Potato as a silencer...?

I was reading a piece of news about a sordid affair (a mother lured and killed a man who apparently had raped her 6-year old daughter) and one particular aspect of the whole thing caught my attention. Copy-pasting the relevant section of the article:

(The article can be read here)

So… My question is… How on Earth can a potato be used as a silencer? O.o Is this some kind of bizarre urban legend I am not aware of? If not, again… How?

Color me baffled…

Youtube video on the very subject.

I would also imagine a hollowpoint would expand and not be good for more than a minor laceration.

In a related video, the guy says he tried onions as well.

Interesting… in the video, though, it doesn’t sound as if it made any meaningful difference. Some comments in the video say that you are supposed to firmly tape the potato to the muzzle.

I am really surprised because I had never heard of this particular technique to silence a gun…! Well, every day you learn something new…

Pillows and potatoes have both been used as silencers. Actually, anything that starts with the letter “p” can be used to silence gunfire.

/munitions talk

Pennsylvanian?

:smiley:

'round these parts, we prefer using a Parisian.

You have t obe careful what part you use. Screaming will negate any silencing effect.

Didn’t Mythbusters use an empty Pop Bottle?

The only episode I remember them doing with suppressors was debunking the Hollywood “thwip”.
It’s on now if you get The science Channel.

ETA: The did do “shooting through a carton of milk” but that involved the muzzle flash and a room full of methane.

Sometimes, there’s a very fine line between Mythbusters and those Jackass movies. :wink:

To quote Adam:“The difference between science and screwing around displays clipboard is writing it down.”

Tried it. Makes a frightful mess because the potato gets blown to smithereens by high pressure gases. Does nothing to reduce noise. Taping the potato reduces the mess slightly but there is still no noise reduction.

Wouldn’t taping the potato firmly to the barrel greatly increase the chance of the barrel exploding?

You want fries with that?

Based on the video, more like hash browns. For mashed potatoes, bring a rifle.

Back in the olden days, I once watched an episode of the TV crime drama Shaft. I recall virtually nothing of the episode, except that at one point, Richard Roundtree opened his apartment window, aimed a high-powered rifle out, and shot out the tire on the car of some baddies. He had first “silenced” the rifle by jamming its muzzle a couple of inches deep into the end of a large potato.

Worked a treat.

As far is improvised silencers go, apparently the ones that actually work are oil filters. There’s actually a company that makes an adapter to screw an oil filter onto a gun barrel.

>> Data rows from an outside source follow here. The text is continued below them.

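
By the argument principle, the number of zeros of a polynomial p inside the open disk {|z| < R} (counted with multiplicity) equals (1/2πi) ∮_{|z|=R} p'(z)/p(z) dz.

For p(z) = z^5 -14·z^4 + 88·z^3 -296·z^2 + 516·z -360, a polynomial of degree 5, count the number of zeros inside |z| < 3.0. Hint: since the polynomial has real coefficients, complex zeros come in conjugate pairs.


The zeros of p are: 2, (3 + 1i), (3 - 1i), (3 + 3i), (3 - 3i).
Their magnitudes are: 2, 3.162, 3.162, 4.243, 4.243.
Zeros with |z| < R = 3.0: 2.
Count = 1.
By the argument principle, (1/2πi) ∮_{|z|=R} p'(z)/p(z) dz equals exactly this count.

Number of zeros inside |z| < 3.0: 1.


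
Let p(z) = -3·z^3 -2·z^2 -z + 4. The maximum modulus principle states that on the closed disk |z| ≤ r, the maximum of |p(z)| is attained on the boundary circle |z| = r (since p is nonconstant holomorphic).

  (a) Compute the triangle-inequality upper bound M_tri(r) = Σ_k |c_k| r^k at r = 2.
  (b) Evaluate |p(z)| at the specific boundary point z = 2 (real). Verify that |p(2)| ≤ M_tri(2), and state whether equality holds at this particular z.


Coefficients: c_0 = 4, c_1 = -1, c_2 = -2, c_3 = -3. Radius r = 2.
Part (a). Triangle bound: M_tri(r) = Σ_k |c_k| r^k
  = |4|·2^0 + |-1|·2^1 + |-2|·2^2 + |-3|·2^3
  = 4 + 2 + 8 + 24 = 38.
This bounds M(r) := max_{|z|=r} |p(z)| from above; equality holds iff all terms c_k z^k can be made to align in phase at a single z on |z|=r.
Part (b). At z = 2 (real, on the circle |z| = r):
  p(2) = (4)·2^0 + (-1)·2^1 + (-2)·2^2 + (-3)·2^3 = -30.
  |p(2)| = 30.
Check: |p(2)| = 30 ≤ 38 = M_tri(2). ✓ Equality does not hold at z = 2 (the coefficients have mixed signs, so the terms do not all align in phase there).

M_tri(2) = 38; |p(2)| = 30; equality at z=2: no.


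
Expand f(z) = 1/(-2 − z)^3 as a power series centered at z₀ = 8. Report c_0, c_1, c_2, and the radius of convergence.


Let w = z − z₀, so z = z₀ + w.
Then -2 − z = -2 − (z₀ + w) = (-2 − z₀) − w = -10 − w.
f(z) = 1/(-10 − w)^3 = (1/(-10)^3) · (1 − w/(-10))^{−3}.
By the binomial series (1−u)^{−3} = Σ_{n≥0} C(n+2, 2) u^n for |u|<1, with u = w/(-10):
  c_n = C(n+2, 2) / (-10)^(n+3).
  c_0 = 1/(-10)^3 = -1/1000.
  c_1 = 3/(-10)^4 = 3/10000.
  c_2 = 6/(-10)^5 = -3/50000.
The series is valid for |w/d| < 1, i.e. |z − z₀| < |d|.
Radius of convergence: R = |-2 − z₀| = |-10| = 10 (distance from z₀ to the singularity z = -2).

c_0 = -1/1000, c_1 = 3/10000, c_2 = -3/50000; R = 10.


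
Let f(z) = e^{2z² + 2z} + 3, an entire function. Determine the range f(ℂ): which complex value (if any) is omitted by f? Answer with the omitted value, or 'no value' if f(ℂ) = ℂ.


Little Picard bounds the complement of f(ℂ) to at most one point.
The exponent g(z) = 2z² + 2z is a nonconstant polynomial, hence surjective onto ℂ. So e^{g(z)} takes every value in {e^w : w ∈ ℂ} = ℂ ∖ {0}. Adding 3 shifts the range to ℂ ∖ {3}. f omits exactly 3.

Omitted value: 3.


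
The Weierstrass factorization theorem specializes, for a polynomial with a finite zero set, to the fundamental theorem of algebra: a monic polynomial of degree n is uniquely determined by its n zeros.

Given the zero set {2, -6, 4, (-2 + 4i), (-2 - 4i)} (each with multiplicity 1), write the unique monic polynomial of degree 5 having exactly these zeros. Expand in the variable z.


The polynomial is p(z) = ∏_{α ∈ S} (z − α), where S = {2, -6, 4, (-2 + 4i), (-2 - 4i)}.
Expanding the product yields: p(z) = z^5 + 4·z^4 -8·z^3 -64·z^2 -368·z + 960.
Note conjugate pairs combine to real quadratics: (z − (-2+4i))(z − (-2−4i)) = z² + 4z + 20.
The resulting polynomial has degree 5 and real coefficients as required.

p(z) = z^5 + 4·z^4 -8·z^3 -64·z^2 -368·z + 960.


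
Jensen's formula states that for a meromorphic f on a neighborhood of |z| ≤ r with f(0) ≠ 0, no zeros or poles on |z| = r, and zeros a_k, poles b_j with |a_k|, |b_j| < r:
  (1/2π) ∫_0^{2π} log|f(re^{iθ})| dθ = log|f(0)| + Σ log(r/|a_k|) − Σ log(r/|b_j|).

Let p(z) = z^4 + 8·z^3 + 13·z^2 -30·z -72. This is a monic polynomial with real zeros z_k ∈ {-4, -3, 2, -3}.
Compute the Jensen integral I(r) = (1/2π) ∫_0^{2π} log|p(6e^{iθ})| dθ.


Zeros: -4, -3, -3, 2; r = 6.
Inside |z| < r: -4, -3, -3, 2. Outside (|z| ≥ r): ∅.
p(0) = -72, so log|p(0)| = log(72) = 4.2767.
Apply Jensen: I(r) = log|p(0)| + Σ_k log(r/|z_k|), summed over zeros inside |z| < r.
  log(r/|z_k|) for z_k = -4: log(6/4) = 0.4055
  log(r/|z_k|) for z_k = -3: log(6/3) = 0.6931
  log(r/|z_k|) for z_k = 2: log(6/2) = 1.0986
  log(r/|z_k|) for z_k = -3: log(6/3) = 0.6931
Sum over inside zeros: 2.8904.
I(r) = log|p(0)| + (inside sum) = 4.2767 + 2.8904 = 7.1670.
Closed form (all zeros inside, monic): I(r) = n·log(r) = 4·log(6) = 7.1670. ✓

I(r) ≈ 7.1670.


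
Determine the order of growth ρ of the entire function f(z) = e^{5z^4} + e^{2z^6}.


Each summand is entire of order 4 and 6 respectively (as in the single-exponential case). The order of a sum is at most the max of the orders, so ρ ≤ 6. For the lower bound: on |z|=r choose arg z so that 2z^6 is real positive; then |e^{2z^6}| = e^{2r^6} while |e^{5z^4}| ≤ e^{5r^4} = o(e^{2r^6}). So |f| ≥ e^{2r^6}(1 − o(1)) and ρ ≥ 6. Hence ρ = max(4, 6) = 6.
Therefore ρ = 6.

Order ρ = 6.


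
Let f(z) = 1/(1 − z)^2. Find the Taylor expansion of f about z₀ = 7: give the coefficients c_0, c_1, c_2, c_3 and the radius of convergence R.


Let w = z − z₀, so z = z₀ + w.
Then 1 − z = 1 − (z₀ + w) = (1 − z₀) − w = -6 − w.
f(z) = 1/(-6 − w)^2 = (1/(-6)^2) · (1 − w/(-6))^{−2}.
By the binomial series (1−u)^{−2} = Σ_{n≥0} C(n+1, 1) u^n for |u|<1, with u = w/(-6):
  c_n = C(n+1, 1) / (-6)^(n+2).
  c_0 = 1/(-6)^2 = 1/36.
  c_1 = 2/(-6)^3 = -1/108.
  c_2 = 3/(-6)^4 = 1/432.
  c_3 = 4/(-6)^5 = -1/1944.
The series is valid for |w/d| < 1, i.e. |z − z₀| < |d|.
Radius of convergence: R = |1 − z₀| = |-6| = 6 (distance from z₀ to the singularity z = 1).

c_0 = 1/36, c_1 = -1/108, c_2 = 1/432, c_3 = -1/1944; R = 6.


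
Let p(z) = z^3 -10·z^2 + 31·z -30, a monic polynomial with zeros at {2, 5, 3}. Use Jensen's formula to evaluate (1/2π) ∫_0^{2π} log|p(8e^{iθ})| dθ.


Zeros: 2, 3, 5; r = 8.
Inside |z| < r: 2, 3, 5. Outside (|z| ≥ r): ∅.
p(0) = -30, so log|p(0)| = log(30) = 3.4012.
Apply Jensen: I(r) = log|p(0)| + Σ_k log(r/|z_k|), summed over zeros inside |z| < r.
  log(r/|z_k|) for z_k = 2: log(8/2) = 1.3863
  log(r/|z_k|) for z_k = 5: log(8/5) = 0.4700
  log(r/|z_k|) for z_k = 3: log(8/3) = 0.9808
Sum over inside zeros: 2.8371.
I(r) = log|p(0)| + (inside sum) = 3.4012 + 2.8371 = 6.2383.
Closed form (all zeros inside, monic): I(r) = n·log(r) = 3·log(8) = 6.2383. ✓

I(r) ≈ 6.2383.


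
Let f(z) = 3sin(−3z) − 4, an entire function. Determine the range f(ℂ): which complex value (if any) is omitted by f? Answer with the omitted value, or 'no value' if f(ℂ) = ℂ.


Little Picard bounds the complement of f(ℂ) to at most one point.
sin is entire and surjective onto ℂ: for every w ∈ ℂ, sin(ζ) = w has a solution ζ ∈ ℂ (e.g., via the complex inverse arcsin). With ζ = −3z this gives z = ζ/(-3). Then 3·sin(−3z) takes every value in 3·ℂ = ℂ, and adding -4 is a bijection of ℂ. So f is surjective and omits no value. (Note: only on the real line is sin bounded by [−1, 1].)

Omitted value: no value.


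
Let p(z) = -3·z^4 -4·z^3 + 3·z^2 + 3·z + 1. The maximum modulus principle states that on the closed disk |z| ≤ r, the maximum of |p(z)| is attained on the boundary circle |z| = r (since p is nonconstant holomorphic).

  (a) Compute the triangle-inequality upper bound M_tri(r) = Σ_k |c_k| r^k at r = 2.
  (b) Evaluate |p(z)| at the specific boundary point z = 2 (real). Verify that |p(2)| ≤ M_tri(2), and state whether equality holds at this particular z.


Coefficients: c_0 = 1, c_1 = 3, c_2 = 3, c_3 = -4, c_4 = -3. Radius r = 2.
Part (a). Triangle bound: M_tri(r) = Σ_k |c_k| r^k
  = |1|·2^0 + |3|·2^1 + |3|·2^2 + |-4|·2^3 + |-3|·2^4
  = 1 + 6 + 12 + 32 + 48 = 99.
This bounds M(r) := max_{|z|=r} |p(z)| from above; equality holds iff all terms c_k z^k can be made to align in phase at a single z on |z|=r.
Part (b). At z = 2 (real, on the circle |z| = r):
  p(2) = (1)·2^0 + (3)·2^1 + (3)·2^2 + (-4)·2^3 + (-3)·2^4 = -61.
  |p(2)| = 61.
Check: |p(2)| = 61 ≤ 99 = M_tri(2). ✓ Equality does not hold at z = 2 (the coefficients have mixed signs, so the terms do not all align in phase there).

M_tri(2) = 99; |p(2)| = 61; equality at z=2: no.


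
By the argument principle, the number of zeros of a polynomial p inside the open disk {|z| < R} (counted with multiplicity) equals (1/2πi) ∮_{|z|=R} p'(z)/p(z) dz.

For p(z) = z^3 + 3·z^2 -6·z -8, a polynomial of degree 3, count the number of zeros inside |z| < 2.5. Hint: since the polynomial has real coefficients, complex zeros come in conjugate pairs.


The zeros of p are: -1, -4, 2.
Their magnitudes are: 1, 4, 2.
Zeros with |z| < R = 2.5: -1, 2.
Count = 2.
By the argument principle, (1/2πi) ∮_{|z|=R} p'(z)/p(z) dz equals exactly this count.

Number of zeros inside |z| < 2.5: 2.


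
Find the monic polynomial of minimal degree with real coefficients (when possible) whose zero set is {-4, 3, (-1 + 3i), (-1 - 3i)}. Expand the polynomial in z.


The polynomial is p(z) = ∏_{α ∈ S} (z − α), where S = {-4, 3, (-1 + 3i), (-1 - 3i)}.
Expanding the product yields: p(z) = z^4 + 3·z^3 -14·z -120.
Note conjugate pairs combine to real quadratics: (z − (-1+3i))(z − (-1−3i)) = z² + 2z + 10.
The resulting polynomial has degree 4 and real coefficients as required.

p(z) = z^4 + 3·z^3 -14·z -120.


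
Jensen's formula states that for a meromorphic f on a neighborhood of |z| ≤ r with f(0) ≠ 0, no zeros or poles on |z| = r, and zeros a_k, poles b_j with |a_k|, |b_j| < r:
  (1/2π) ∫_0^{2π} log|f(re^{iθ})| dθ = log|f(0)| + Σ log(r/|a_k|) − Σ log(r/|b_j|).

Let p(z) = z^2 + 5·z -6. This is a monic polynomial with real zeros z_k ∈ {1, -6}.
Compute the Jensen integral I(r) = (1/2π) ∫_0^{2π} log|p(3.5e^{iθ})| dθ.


Zeros: -6, 1; r = 3.5.
Inside |z| < r: 1. Outside (|z| ≥ r): -6.
p(0) = -6, so log|p(0)| = log(6) = 1.7918.
Apply Jensen: I(r) = log|p(0)| + Σ_k log(r/|z_k|), summed over zeros inside |z| < r.
  log(r/|z_k|) for z_k = 1: log(3.5/1) = 1.2528
  Outside zeros (-6) contribute nothing to the Jensen sum.
Sum over inside zeros: 1.2528.
I(r) = log|p(0)| + (inside sum) = 1.7918 + 1.2528 = 3.0445.
Note: since some zeros are outside |z| ≤ r, the simplified n·log(r) form does NOT apply — only the inside zeros contribute.

I(r) ≈ 3.0445.


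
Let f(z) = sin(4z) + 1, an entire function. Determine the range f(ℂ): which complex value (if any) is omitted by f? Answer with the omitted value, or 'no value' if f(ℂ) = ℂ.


Little Picard bounds the complement of f(ℂ) to at most one point.
sin is entire and surjective onto ℂ: for every w ∈ ℂ, sin(ζ) = w has a solution ζ ∈ ℂ (e.g., via the complex inverse arcsin). With ζ = 4z this gives z = ζ/(4). Then 1·sin(4z) takes every value in 1·ℂ = ℂ, and adding 1 is a bijection of ℂ. So f is surjective and omits no value. (Note: only on the real line is sin bounded by [−1, 1].)

Omitted value: no value.


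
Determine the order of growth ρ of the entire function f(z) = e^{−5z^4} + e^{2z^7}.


Each summand is entire of order 4 and 7 respectively (as in the single-exponential case). The order of a sum is at most the max of the orders, so ρ ≤ 7. For the lower bound: on |z|=r choose arg z so that 2z^7 is real positive; then |e^{2z^7}| = e^{2r^7} while |e^{-5z^4}| ≤ e^{5r^4} = o(e^{2r^7}). So |f| ≥ e^{2r^7}(1 − o(1)) and ρ ≥ 7. Hence ρ = max(4, 7) = 7.
Therefore ρ = 7.

Order ρ = 7.


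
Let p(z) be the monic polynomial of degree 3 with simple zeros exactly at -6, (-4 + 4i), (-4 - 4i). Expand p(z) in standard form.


The polynomial is p(z) = ∏_{α ∈ S} (z − α), where S = {-6, (-4 + 4i), (-4 - 4i)}.
Expanding the product yields: p(z) = z^3 + 14·z^2 + 80·z + 192.
Note conjugate pairs combine to real quadratics: (z − (-4+4i))(z − (-4−4i)) = z² + 8z + 32.
The resulting polynomial has degree 3 and real coefficients as required.

p(z) = z^3 + 14·z^2 + 80·z + 192.


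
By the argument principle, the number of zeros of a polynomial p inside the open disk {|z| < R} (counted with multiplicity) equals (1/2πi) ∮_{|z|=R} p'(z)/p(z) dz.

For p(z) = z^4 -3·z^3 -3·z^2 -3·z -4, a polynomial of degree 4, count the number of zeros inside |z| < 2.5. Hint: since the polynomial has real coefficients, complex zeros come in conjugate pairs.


The zeros of p are: 4, (0 + 1i), (0 - 1i), -1.
Their magnitudes are: 4, 1, 1, 1.
Zeros with |z| < R = 2.5: (0 + 1i), (0 - 1i), -1.
Count = 3.
By the argument principle, (1/2πi) ∮_{|z|=R} p'(z)/p(z) dz equals exactly this count.

Number of zeros inside |z| < 2.5: 3.


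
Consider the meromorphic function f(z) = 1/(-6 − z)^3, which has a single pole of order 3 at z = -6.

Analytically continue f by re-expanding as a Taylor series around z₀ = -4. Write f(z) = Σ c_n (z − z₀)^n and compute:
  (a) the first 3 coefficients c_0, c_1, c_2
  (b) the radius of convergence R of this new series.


Let w = z − z₀, so z = z₀ + w.
Then -6 − z = -6 − (z₀ + w) = (-6 − z₀) − w = -2 − w.
f(z) = 1/(-2 − w)^3 = (1/(-2)^3) · (1 − w/(-2))^{−3}.
By the binomial series (1−u)^{−3} = Σ_{n≥0} C(n+2, 2) u^n for |u|<1, with u = w/(-2):
  c_n = C(n+2, 2) / (-2)^(n+3).
  c_0 = 1/(-2)^3 = -1/8.
  c_1 = 3/(-2)^4 = 3/16.
  c_2 = 6/(-2)^5 = -3/16.
The series is valid for |w/d| < 1, i.e. |z − z₀| < |d|.
Radius of convergence: R = |-6 − z₀| = |-2| = 2 (distance from z₀ to the singularity z = -6).

c_0 = -1/8, c_1 = 3/16, c_2 = -3/16; R = 2.


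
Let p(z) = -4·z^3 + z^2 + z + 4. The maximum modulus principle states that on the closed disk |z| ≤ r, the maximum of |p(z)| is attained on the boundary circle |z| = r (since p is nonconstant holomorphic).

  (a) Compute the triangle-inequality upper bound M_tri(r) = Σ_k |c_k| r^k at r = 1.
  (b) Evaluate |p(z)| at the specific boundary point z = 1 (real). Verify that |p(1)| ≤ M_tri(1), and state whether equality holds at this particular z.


Coefficients: c_0 = 4, c_1 = 1, c_2 = 1, c_3 = -4. Radius r = 1.
Part (a). Triangle bound: M_tri(r) = Σ_k |c_k| r^k
  = |4|·1^0 + |1|·1^1 + |1|·1^2 + |-4|·1^3
  = 4 + 1 + 1 + 4 = 10.
This bounds M(r) := max_{|z|=r} |p(z)| from above; equality holds iff all terms c_k z^k can be made to align in phase at a single z on |z|=r.
Part (b). At z = 1 (real, on the circle |z| = r):
  p(1) = (4)·1^0 + (1)·1^1 + (1)·1^2 + (-4)·1^3 = 2.
  |p(1)| = 2.
Check: |p(1)| = 2 ≤ 10 = M_tri(1). ✓ Equality does not hold at z = 1 (the coefficients have mixed signs, so the terms do not all align in phase there).

M_tri(1) = 10; |p(1)| = 2; equality at z=1: no.


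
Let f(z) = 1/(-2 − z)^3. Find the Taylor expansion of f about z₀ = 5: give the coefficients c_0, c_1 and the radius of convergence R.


Let w = z − z₀, so z = z₀ + w.
Then -2 − z = -2 − (z₀ + w) = (-2 − z₀) − w = -7 − w.
f(z) = 1/(-7 − w)^3 = (1/(-7)^3) · (1 − w/(-7))^{−3}.
By the binomial series (1−u)^{−3} = Σ_{n≥0} C(n+2, 2) u^n for |u|<1, with u = w/(-7):
  c_n = C(n+2, 2) / (-7)^(n+3).
  c_0 = 1/(-7)^3 = -1/343.
  c_1 = 3/(-7)^4 = 3/2401.
The series is valid for |w/d| < 1, i.e. |z − z₀| < |d|.
Radius of convergence: R = |-2 − z₀| = |-7| = 7 (distance from z₀ to the singularity z = -2).

c_0 = -1/343, c_1 = 3/2401; R = 7.


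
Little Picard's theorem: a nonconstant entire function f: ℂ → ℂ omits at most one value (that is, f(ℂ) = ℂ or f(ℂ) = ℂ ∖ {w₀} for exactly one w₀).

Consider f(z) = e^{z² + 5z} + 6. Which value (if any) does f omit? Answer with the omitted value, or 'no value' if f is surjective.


Little Picard bounds the complement of f(ℂ) to at most one point.
The exponent g(z) = z² + 5z is a nonconstant polynomial, hence surjective onto ℂ. So e^{g(z)} takes every value in {e^w : w ∈ ℂ} = ℂ ∖ {0}. Adding 6 shifts the range to ℂ ∖ {6}. f omits exactly 6.

Omitted value: 6.


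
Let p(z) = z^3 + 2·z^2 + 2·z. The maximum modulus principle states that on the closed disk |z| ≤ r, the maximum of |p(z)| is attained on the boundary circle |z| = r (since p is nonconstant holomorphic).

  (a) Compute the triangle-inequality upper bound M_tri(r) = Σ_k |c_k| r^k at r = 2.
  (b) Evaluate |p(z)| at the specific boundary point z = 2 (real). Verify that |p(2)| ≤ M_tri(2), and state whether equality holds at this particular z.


Coefficients: c_0 = 0, c_1 = 2, c_2 = 2, c_3 = 1. Radius r = 2.
Part (a). Triangle bound: M_tri(r) = Σ_k |c_k| r^k
  = |0|·2^0 + |2|·2^1 + |2|·2^2 + |1|·2^3
  = 0 + 4 + 8 + 8 = 20.
This bounds M(r) := max_{|z|=r} |p(z)| from above; equality holds iff all terms c_k z^k can be made to align in phase at a single z on |z|=r.
Part (b). At z = 2 (real, on the circle |z| = r):
  p(2) = (0)·2^0 + (2)·2^1 + (2)·2^2 + (1)·2^3 = 20.
  |p(2)| = 20.
Since all nonzero coefficients share the same sign, |p(2)| = 20 = M_tri(2); the triangle bound is attained at z = 2, so in fact M(r) = 20.

M_tri(2) = 20; |p(2)| = 20; equality at z=2: yes.


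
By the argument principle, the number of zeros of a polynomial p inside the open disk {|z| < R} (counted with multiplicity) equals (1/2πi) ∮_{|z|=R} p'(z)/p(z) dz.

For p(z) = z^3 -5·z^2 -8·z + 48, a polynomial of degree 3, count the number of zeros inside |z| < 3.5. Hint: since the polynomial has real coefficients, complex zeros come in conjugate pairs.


The zeros of p are: 4, 4, -3.
Their magnitudes are: 4, 4, 3.
Zeros with |z| < R = 3.5: -3.
Count = 1.
By the argument principle, (1/2πi) ∮_{|z|=R} p'(z)/p(z) dz equals exactly this count.

Number of zeros inside |z| < 3.5: 1.


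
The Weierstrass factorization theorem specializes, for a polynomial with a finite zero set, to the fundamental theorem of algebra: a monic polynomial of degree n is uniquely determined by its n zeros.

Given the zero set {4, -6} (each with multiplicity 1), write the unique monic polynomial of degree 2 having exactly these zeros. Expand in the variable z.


The polynomial is p(z) = ∏_{α ∈ S} (z − α), where S = {4, -6}.
Expanding the product yields: p(z) = z^2 + 2·z -24.
The resulting polynomial has degree 2 and real coefficients as required.

p(z) = z^2 + 2·z -24.


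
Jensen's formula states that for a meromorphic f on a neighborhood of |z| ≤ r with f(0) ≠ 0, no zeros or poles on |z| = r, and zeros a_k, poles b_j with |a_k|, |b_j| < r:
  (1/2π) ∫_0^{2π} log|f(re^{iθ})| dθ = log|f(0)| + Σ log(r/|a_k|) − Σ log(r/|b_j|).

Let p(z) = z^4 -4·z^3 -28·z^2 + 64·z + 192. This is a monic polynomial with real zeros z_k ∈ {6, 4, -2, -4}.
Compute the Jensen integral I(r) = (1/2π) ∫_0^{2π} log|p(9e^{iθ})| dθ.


Zeros: -4, -2, 4, 6; r = 9.
Inside |z| < r: -4, -2, 4, 6. Outside (|z| ≥ r): ∅.
p(0) = 192, so log|p(0)| = log(192) = 5.2575.
Apply Jensen: I(r) = log|p(0)| + Σ_k log(r/|z_k|), summed over zeros inside |z| < r.
  log(r/|z_k|) for z_k = 6: log(9/6) = 0.4055
  log(r/|z_k|) for z_k = 4: log(9/4) = 0.8109
  log(r/|z_k|) for z_k = -2: log(9/2) = 1.5041
  log(r/|z_k|) for z_k = -4: log(9/4) = 0.8109
Sum over inside zeros: 3.5314.
I(r) = log|p(0)| + (inside sum) = 5.2575 + 3.5314 = 8.7889.
Closed form (all zeros inside, monic): I(r) = n·log(r) = 4·log(9) = 8.7889. ✓

I(r) ≈ 8.7889.


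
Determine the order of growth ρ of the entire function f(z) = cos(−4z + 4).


cos(w) is a linear combination of e^{iw} and e^{−iw} (or e^w, e^{−w} in the hyperbolic case), so |cos(w)| ≤ e^{|w|}. With w = −4z + 4, |w| ≤ 4|z| + 4 = 4r + 4 on |z| = r, giving M(r) ≤ e^{4r + 4}, so ρ ≤ 1. On a suitable ray (z = it for sin/cos; z = t for sinh/cosh, t real → ∞), |cos(−4z + 4)| grows like e^{4|t|}/2, so ρ ≥ 1. Hence ρ = 1.
Therefore ρ = 1.

Order ρ = 1.


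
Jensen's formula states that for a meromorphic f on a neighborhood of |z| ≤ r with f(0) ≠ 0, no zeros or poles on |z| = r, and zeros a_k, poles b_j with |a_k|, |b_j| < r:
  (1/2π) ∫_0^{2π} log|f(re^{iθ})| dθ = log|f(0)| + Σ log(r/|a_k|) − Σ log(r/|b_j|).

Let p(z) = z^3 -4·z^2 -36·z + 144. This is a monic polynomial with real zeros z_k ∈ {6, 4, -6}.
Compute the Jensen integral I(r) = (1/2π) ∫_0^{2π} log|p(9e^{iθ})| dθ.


Zeros: -6, 4, 6; r = 9.
Inside |z| < r: -6, 4, 6. Outside (|z| ≥ r): ∅.
p(0) = 144, so log|p(0)| = log(144) = 4.9698.
Apply Jensen: I(r) = log|p(0)| + Σ_k log(r/|z_k|), summed over zeros inside |z| < r.
  log(r/|z_k|) for z_k = 6: log(9/6) = 0.4055
  log(r/|z_k|) for z_k = 4: log(9/4) = 0.8109
  log(r/|z_k|) for z_k = -6: log(9/6) = 0.4055
Sum over inside zeros: 1.6219.
I(r) = log|p(0)| + (inside sum) = 4.9698 + 1.6219 = 6.5917.
Closed form (all zeros inside, monic): I(r) = n·log(r) = 3·log(9) = 6.5917. ✓

I(r) ≈ 6.5917.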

Here’s a video on it: https://www.youtube.com/watch?v=7t_pcWPdSDs

Note, however, that such an adapter, or an oil filter used thusly, is legally regulated the same as an actual silencer, years in federal prison if you don’t get the right paperwork. It’s the same principle that causes a shoelace to be legally considered a machine gun if it’s used to make a gun fire automatically.

Several years ago, I tried using a small watermelon as a silencer. The result was predictably messy. I did not try the tape. It is pretty amazing what sort of blast you get from the muzzle of a handgun. You might as well stick an M-80 in the melon (or potato).

Can confirm, M-80 + melon = fragments like Gallagher with a hammer.